First of all, why would you be loaning books to friends?
Well, as a highly sensitive person, you consider your books some of your closest friends.
Your living and breathing friends are also your friends.
(Therein lies the problem.)
You love a good book and the thrill of emotion that stories can provide.
- Books have healed you.
- They’ve made you cry.
- Books have made you smile and laugh.
- Sometimes they’ve changed your life.
So, you want to share those joys with your friends (the human friends, not the friends that live between the pages).
So you loan your book to a friend.
The next time you see them, you eagerly ask what they thought of the book that you loaned.
They say something like this:
“Oh, I haven’t gotten around to reading it yet, but I can’t wait to find the time.”
You notice they post about a dozen times an hour on Facebook, but you don’t mention that.
You might ask the question once more, but you get another:
“Sorry, I haven’t had a chance to read it yet.”
You don’t ask again about the book you loaned them.
As a highly sensitive person, here are three main reasons:
- You don’t want to seem like a burden or an irritation.
- You definitely don’t want to seem desperate.
- But you don’t want to make your friend feel uncomfortable about the fact that you loaned them a book three months ago (or six months ago or two years ago) and they still haven’t read it.
But you remember.
You remember every book that you’ve loaned.
Although you might not remember exactly when the book changed hands and was no longer in your possession, you know who is currently in possession of the book.
And sometimes, when you notice the place on your bookshelf where the book used to be, you imagine where it might be in your friend’s house.
- Is it on one of their bookshelves?
- Did it end up in a box and get stuffed in their garage?
- Might it be on their bedside table, meaning they really do plan to read it soon?
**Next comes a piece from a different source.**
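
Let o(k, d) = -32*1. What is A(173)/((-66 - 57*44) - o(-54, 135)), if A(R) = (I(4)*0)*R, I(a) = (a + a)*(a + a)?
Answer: 0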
- Did they move it along while following Marie Kondo’s advice?
So, to protect your highly sensitive self from the nagging worry of where your book-friends might be suffering some horrible fate, you decide you’ll never loan a book again.
Then your friend stops by for a visit
And when they ask what’s new, you happen to mention, “I just read the most amazing book.”
Your friend expresses an interest and you decide you’ll try it … Just. One. Last. Time.
So you loan them your book … and it begins all over again.